O globo, n.31373, 30/06/2019. País, p. 05

 

Agenda presidencial tem privilegiado militares 

Silvia Amorim

30/06/2019

 

 

Nos seis primeiros meses de governo, Bolsonaro participou de 16 eventos ligados às Forças Armadas, o que representa mais de um terço do total de compromissos fora do Planalto. Cientista político ressalta que Lula fez o mesmo com movimentos sociais

Eventos ligados a militares ocuparam posição preferencial na agenda do presidente Jair Bolsonaro nesses primeiros seis meses de governo, aponta levantamento feito pelo GLOBO. Mais de um terço de todos os compromissos de Bolsonaro fora do Palácio do Planalto —16 de 45 —foi com colegas de farda. O presidente compareceu em aniversários de datas festivas, jantares, formaturas e cerimônias de passagem de comando.

Em uma única semana este mês, o presidente participou de três atos organizados por militares. Para efeito de comparação, os eventos de governo —inaugurações, lançamentos de programas ou reuniões de trabalho fora do gabinete —foram oito desde o início do ano. O compromisso militar mais recente foi na semana passada, quando viajou até o interior de São Paulo para prestigiar a formatura de sargentos da Aeronáutica. Quatro dias antes, ele se deslocou até Santa Maria (RS) para a comemoração dos 218 anos do nascimento de um dos patronos do Exército, Marechal Emílio Luiz Mallet.

MARCA DO GOVERNO

O protagonismo dos militares é uma marca da gestão Bolsonaro. Somente no primeiro escalão eles comandam oito ministérios, além da vice-presidência. Desde 1985, integrantes das Forças Armadas não ocupavam tantos postos na cúpula do governo. Esse domínio na Esplanada, entretanto, não tem se refletido em um controle do governo. Uma outra ala da gestão —o grupo ideológico liderado por Carlos Bolsonaro e o ideólogo de direita Olavo de Carvalho —disputam espaço e influência com os militares. Há três semanas, essa concorrência derrubou um dos homens fortes do governo, Carlos Alberto dos Santos Cruz, general da reserva que comandava a Secretaria de Governo. Em seu lugar, Bolsonaro nomeou outro general: Luiz Eduardo Ramos, ex-comandante militar do Sudeste.

Para cientistas políticos, a participação frequente em eventos militares é o jeito encontrado pelo presidente de renovar a mensagem de que as Forças Armadas são a base do governo.

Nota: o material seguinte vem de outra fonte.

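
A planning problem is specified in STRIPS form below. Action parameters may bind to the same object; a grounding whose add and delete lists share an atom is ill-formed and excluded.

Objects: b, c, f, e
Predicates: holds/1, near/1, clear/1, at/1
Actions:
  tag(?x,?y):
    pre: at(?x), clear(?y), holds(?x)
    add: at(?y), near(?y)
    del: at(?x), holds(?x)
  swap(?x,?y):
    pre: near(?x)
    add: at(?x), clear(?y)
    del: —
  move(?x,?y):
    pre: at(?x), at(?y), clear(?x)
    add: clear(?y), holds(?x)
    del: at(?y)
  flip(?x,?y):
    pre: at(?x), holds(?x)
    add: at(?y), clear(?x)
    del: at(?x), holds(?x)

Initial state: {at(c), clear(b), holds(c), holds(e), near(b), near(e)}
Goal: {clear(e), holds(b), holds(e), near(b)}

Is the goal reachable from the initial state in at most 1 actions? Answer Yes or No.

No

1. swap(b,e)  →  {at(b), at(c), clear(b), clear(e), holds(c), holds(e), near(b), near(e)}
2. move(b,b)  →  {at(c), clear(b), clear(e), holds(b), holds(c), holds(e), near(b), near(e)}
optimal plan length = 2; 2 > 1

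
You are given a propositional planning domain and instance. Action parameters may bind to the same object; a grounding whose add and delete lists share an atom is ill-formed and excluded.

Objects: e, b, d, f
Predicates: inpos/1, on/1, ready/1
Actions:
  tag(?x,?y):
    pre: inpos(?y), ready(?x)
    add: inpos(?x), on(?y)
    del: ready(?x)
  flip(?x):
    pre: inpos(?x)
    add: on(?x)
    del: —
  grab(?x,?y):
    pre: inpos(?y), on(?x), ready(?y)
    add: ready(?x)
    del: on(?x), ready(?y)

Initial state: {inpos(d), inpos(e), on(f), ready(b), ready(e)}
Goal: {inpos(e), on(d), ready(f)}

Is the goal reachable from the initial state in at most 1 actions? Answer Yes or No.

1. tag(b,d)  →  {inpos(b), inpos(d), inpos(e), on(d), on(f), ready(e)}
2. grab(f,e)  →  {inpos(b), inpos(d), inpos(e), on(d), ready(f)}
optimal plan length = 2; 2 > 1

No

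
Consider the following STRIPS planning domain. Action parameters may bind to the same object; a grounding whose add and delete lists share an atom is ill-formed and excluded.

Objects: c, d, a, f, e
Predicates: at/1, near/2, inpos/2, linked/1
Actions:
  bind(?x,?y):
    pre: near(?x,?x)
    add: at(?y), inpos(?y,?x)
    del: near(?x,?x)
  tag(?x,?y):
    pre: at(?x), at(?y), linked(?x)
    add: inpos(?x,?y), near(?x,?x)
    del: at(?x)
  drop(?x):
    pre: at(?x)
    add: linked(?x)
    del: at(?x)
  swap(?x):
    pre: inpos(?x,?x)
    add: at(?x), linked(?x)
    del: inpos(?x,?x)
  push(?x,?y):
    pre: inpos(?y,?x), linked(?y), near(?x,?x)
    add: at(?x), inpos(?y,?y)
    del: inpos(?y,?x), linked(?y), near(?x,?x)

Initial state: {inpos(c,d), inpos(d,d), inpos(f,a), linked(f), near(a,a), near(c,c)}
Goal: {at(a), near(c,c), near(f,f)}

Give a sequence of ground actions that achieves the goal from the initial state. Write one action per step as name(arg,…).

1. push(a,f)  →  {at(a), inpos(c,d), inpos(d,d), inpos(f,f), near(c,c)}
2. swap(f)  →  {at(a), at(f), inpos(c,d), inpos(d,d), linked(f), near(c,c)}
3. tag(f,a)  →  {at(a), inpos(c,d), inpos(d,d), inpos(f,a), linked(f), near(c,c), near(f,f)}

push(a,f); swap(f); tag(f,a)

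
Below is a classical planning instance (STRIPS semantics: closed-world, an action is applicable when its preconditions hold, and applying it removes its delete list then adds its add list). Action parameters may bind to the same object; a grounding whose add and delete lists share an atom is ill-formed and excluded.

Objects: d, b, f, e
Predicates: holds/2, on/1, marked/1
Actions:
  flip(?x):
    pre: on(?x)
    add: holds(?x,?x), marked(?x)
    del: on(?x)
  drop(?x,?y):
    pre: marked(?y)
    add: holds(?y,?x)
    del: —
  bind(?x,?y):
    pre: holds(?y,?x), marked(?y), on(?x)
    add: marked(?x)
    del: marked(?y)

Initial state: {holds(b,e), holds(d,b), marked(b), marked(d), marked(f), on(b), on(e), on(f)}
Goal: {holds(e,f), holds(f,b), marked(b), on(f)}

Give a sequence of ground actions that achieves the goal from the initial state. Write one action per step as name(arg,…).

1. flip(e)  →  {holds(b,e), holds(d,b), holds(e,e), marked(b), marked(d), marked(e), marked(f), on(b), on(f)}
2. drop(b,f)  →  {holds(b,e), holds(d,b), holds(e,e), holds(f,b), marked(b), marked(d), marked(e), marked(f), on(b), on(f)}
3. drop(f,e)  →  {holds(b,e), holds(d,b), holds(e,e), holds(e,f), holds(f,b), marked(b), marked(d), marked(e), marked(f), on(b), on(f)}

flip(e); drop(b,f); drop(f,e)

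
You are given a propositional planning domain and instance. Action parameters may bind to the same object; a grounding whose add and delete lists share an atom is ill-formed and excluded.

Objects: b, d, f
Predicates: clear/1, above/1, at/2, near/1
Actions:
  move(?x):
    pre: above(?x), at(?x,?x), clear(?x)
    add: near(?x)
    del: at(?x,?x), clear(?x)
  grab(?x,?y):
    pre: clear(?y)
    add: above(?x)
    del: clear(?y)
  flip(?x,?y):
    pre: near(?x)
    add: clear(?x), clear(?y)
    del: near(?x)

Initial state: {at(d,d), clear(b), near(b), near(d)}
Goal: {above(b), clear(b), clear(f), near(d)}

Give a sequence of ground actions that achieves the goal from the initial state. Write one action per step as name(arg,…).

grab(b,b); flip(b,f)

1. grab(b,b)  →  {above(b), at(d,d), near(b), near(d)}
2. flip(b,f)  →  {above(b), at(d,d), clear(b), clear(f), near(d)}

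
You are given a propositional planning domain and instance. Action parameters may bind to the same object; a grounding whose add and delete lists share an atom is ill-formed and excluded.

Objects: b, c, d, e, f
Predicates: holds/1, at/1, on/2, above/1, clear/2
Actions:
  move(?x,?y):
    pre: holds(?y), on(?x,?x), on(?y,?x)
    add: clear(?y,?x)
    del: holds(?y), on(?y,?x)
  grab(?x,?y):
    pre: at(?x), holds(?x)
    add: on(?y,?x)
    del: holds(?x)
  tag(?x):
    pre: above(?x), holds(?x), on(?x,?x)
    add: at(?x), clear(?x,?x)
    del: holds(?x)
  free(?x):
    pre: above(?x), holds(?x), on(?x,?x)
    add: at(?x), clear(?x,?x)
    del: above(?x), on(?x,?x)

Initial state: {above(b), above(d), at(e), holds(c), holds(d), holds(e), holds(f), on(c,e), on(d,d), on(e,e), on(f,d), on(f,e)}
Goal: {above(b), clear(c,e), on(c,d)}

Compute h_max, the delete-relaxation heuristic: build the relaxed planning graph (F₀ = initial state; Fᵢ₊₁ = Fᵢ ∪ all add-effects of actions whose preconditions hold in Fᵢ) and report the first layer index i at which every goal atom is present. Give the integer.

2

F0 = init (12 atoms)
F1 = F0 ∪ {at(d), clear(c,e), clear(d,d), clear(e,e), clear(f,d), clear(f,e), on(b,e), on(d,e)}  (20 atoms)
F2 = F1 ∪ {clear(d,e), on(b,d), on(c,d), on(e,d)}  (24 atoms)
goal ⊆ F2  ⇒  h_max = 2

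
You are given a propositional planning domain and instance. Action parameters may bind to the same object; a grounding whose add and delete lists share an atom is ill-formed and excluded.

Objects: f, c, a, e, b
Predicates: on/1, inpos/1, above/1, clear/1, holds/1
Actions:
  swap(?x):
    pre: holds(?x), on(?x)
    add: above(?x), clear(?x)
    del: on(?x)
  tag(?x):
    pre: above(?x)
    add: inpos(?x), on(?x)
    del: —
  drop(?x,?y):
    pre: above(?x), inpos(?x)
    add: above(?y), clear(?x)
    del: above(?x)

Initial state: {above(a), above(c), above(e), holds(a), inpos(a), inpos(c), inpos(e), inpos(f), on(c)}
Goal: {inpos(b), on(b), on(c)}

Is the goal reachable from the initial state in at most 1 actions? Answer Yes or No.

No

1. drop(c,b)  →  {above(a), above(b), above(e), clear(c), holds(a), inpos(a), inpos(c), inpos(e), inpos(f), on(c)}
2. tag(b)  →  {above(a), above(b), above(e), clear(c), holds(a), inpos(a), inpos(b), inpos(c), inpos(e), inpos(f), on(b), on(c)}
optimal plan length = 2; 2 > 1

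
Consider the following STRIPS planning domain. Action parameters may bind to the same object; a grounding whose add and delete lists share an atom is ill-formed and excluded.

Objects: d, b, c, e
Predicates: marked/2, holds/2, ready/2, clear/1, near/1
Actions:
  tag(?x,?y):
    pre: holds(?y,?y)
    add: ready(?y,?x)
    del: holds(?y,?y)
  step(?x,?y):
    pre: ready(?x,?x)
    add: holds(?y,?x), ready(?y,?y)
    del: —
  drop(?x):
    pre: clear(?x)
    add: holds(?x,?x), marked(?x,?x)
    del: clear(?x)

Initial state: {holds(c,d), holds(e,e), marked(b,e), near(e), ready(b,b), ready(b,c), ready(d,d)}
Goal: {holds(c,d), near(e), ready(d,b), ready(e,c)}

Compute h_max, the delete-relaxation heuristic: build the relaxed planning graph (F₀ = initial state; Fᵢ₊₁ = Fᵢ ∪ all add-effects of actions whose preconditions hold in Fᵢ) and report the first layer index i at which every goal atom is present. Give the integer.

F0 = init (7 atoms)
F1 = F0 ∪ {holds(b,b), holds(b,d), holds(c,b), holds(d,b), holds(d,d), holds(e,b), holds(e,d), ready(c,c), ready(e,b), ready(e,c), ready(e,d), ready(e,e)}  (19 atoms)
F2 = F1 ∪ {holds(b,c), holds(b,e), holds(c,c), holds(c,e), holds(d,c), holds(d,e), holds(e,c), ready(b,d), ready(b,e), ready(d,b), ready(d,c), ready(d,e)}  (31 atoms)
goal ⊆ F2  ⇒  h_max = 2

2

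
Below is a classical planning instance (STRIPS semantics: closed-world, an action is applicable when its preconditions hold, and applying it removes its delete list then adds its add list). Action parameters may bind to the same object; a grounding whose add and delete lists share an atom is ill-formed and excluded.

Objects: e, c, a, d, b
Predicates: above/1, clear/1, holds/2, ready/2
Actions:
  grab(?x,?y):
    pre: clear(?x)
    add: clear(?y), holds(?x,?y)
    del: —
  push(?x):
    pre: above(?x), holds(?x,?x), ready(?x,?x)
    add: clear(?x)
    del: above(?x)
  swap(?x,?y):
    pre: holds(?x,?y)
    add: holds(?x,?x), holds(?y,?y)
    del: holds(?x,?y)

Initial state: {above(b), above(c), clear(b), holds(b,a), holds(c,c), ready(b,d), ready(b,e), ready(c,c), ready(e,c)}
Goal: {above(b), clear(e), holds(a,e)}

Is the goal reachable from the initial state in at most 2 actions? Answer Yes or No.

Yes

1. grab(b,a)  →  {above(b), above(c), clear(a), clear(b), holds(b,a), holds(c,c), ready(b,d), ready(b,e), ready(c,c), ready(e,c)}
2. grab(a,e)  →  {above(b), above(c), clear(a), clear(b), clear(e), holds(a,e), holds(b,a), holds(c,c), ready(b,d), ready(b,e), ready(c,c), ready(e,c)}
optimal plan length = 2; 2 ≤ 2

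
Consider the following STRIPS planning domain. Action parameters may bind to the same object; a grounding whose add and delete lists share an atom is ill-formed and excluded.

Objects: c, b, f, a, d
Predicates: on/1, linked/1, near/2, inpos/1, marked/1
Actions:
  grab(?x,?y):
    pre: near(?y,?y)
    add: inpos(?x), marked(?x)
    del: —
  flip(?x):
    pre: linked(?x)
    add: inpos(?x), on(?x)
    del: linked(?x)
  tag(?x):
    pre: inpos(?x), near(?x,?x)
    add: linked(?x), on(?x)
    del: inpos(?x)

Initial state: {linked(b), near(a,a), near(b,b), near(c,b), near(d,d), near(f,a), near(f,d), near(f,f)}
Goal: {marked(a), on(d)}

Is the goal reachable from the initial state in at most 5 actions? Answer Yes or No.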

—Ele foi eleito, mas quem está dando sustentação técnica e credibilidade pública para o governo são as Forças Armadas. Bolsonaro entende isso e quando prestigia os militares em sua agenda está reafirmando a mensagem de que eles são o pilar do governo — avaliou o cientista político da Universidade de Brasília (UnB) Antonio Testa.

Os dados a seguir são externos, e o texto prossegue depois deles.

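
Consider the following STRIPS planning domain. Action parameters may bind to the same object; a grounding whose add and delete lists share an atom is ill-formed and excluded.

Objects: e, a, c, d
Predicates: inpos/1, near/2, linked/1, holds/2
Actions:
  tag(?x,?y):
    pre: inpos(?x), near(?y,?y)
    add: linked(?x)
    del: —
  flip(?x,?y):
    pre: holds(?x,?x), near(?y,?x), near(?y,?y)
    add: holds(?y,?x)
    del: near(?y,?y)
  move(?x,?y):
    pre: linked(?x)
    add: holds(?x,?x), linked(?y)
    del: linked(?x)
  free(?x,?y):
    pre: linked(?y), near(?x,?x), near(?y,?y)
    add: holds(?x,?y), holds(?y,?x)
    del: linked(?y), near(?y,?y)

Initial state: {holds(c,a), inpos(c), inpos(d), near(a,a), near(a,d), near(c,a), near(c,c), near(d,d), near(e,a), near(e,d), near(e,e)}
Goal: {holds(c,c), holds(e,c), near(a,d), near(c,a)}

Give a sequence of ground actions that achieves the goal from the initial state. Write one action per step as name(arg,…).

tag(c,e); move(c,e); free(c,e)

1. tag(c,e)  →  {holds(c,a), inpos(c), inpos(d), linked(c), near(a,a), near(a,d), near(c,a), near(c,c), near(d,d), near(e,a), near(e,d), near(e,e)}
2. move(c,e)  →  {holds(c,a), holds(c,c), inpos(c), inpos(d), linked(e), near(a,a), near(a,d), near(c,a), near(c,c), near(d,d), near(e,a), near(e,d), near(e,e)}
3. free(c,e)  →  {holds(c,a), holds(c,c), holds(c,e), holds(e,c), inpos(c), inpos(d), near(a,a), near(a,d), near(c,a), near(c,c), near(d,d), near(e,a), near(e,d)}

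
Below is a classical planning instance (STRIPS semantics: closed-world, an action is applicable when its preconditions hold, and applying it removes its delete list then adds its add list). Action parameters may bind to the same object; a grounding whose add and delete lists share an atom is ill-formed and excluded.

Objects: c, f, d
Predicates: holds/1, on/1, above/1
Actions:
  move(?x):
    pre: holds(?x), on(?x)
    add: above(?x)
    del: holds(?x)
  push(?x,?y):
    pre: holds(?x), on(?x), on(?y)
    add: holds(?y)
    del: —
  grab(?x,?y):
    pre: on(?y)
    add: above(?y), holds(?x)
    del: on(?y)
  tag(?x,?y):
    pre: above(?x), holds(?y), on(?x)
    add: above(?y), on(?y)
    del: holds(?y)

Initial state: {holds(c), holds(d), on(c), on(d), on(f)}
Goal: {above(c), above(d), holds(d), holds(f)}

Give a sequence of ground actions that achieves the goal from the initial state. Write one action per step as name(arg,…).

move(c); grab(f,d)

1. move(c)  →  {above(c), holds(d), on(c), on(d), on(f)}
2. grab(f,d)  →  {above(c), above(d), holds(d), holds(f), on(c), on(f)}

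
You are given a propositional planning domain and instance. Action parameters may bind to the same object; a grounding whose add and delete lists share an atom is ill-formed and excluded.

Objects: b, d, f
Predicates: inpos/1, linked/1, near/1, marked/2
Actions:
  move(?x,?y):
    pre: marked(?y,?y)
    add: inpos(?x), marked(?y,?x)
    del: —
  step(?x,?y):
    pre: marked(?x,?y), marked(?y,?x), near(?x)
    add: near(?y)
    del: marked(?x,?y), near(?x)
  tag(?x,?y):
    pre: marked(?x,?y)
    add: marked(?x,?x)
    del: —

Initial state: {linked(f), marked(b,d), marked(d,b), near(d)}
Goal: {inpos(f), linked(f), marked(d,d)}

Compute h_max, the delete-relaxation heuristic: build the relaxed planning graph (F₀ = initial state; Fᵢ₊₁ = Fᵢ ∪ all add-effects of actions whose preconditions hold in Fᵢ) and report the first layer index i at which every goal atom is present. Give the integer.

F0 = init (4 atoms)
F1 = F0 ∪ {marked(b,b), marked(d,d), near(b)}  (7 atoms)
F2 = F1 ∪ {inpos(b), inpos(d), inpos(f), marked(b,f), marked(d,f)}  (12 atoms)
goal ⊆ F2  ⇒  h_max = 2

2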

Pesquisa da Confederação Nacional dos Transportes (CNT) apontou em maio que as Forças Armadas só perdem para a Igreja em confiança dos brasileiros. Em fevereiro, outro levantamento mostrou que 53,5% dos brasileiros consideram boa a presença de militares no governo. Para o cientista político e pesquisador da Fundação Getulio Vargas (FGV) Humberto Dantas, os militares são para Bolsonaro o que os movimentos sociais foram para o ex-presidente Lula no início da gestão.

—É comum o presidente em início de governo manter-se numa zona de conforto. Nos primeiros seis meses do Lula, a agenda dele era dominada pelos movimentos sociais. Michel Temer teve uma agenda predominantemente parlamentar. Afinal, de deputados ele entendia —disse. Na opinião dos especialistas, os embates internos com a ala ideológica do governo não reduziram a importância dos militares na gestão, e a disputa por espaço não deverá dar trégua. Ela é indigesta para Bolsonaro. Após participar de um dos eventos com militares no mês passado, ele reagiu mal a uma pergunta sobre o assunto.

—Não tem uma pergunta mais inteligente para fazer, não ?—disse a um jornalista. Apesar do clima pouco amistoso, um afastamento dos militares do governo é considerado remoto pelos especialistas. Eles dizem existir insatisfação nas Forças Armadas com a interferência da família Bolsonaro na gestão e com episódios de instabilidade política criados por inabilidade do próprio governo, mas, por enquanto, não há nada que indique intenção de abandonar o presidente.

—Os militares encaram isso como missão a ser cumprida e sabem que têm responsabilidade com o futuro do governo —disse Testa.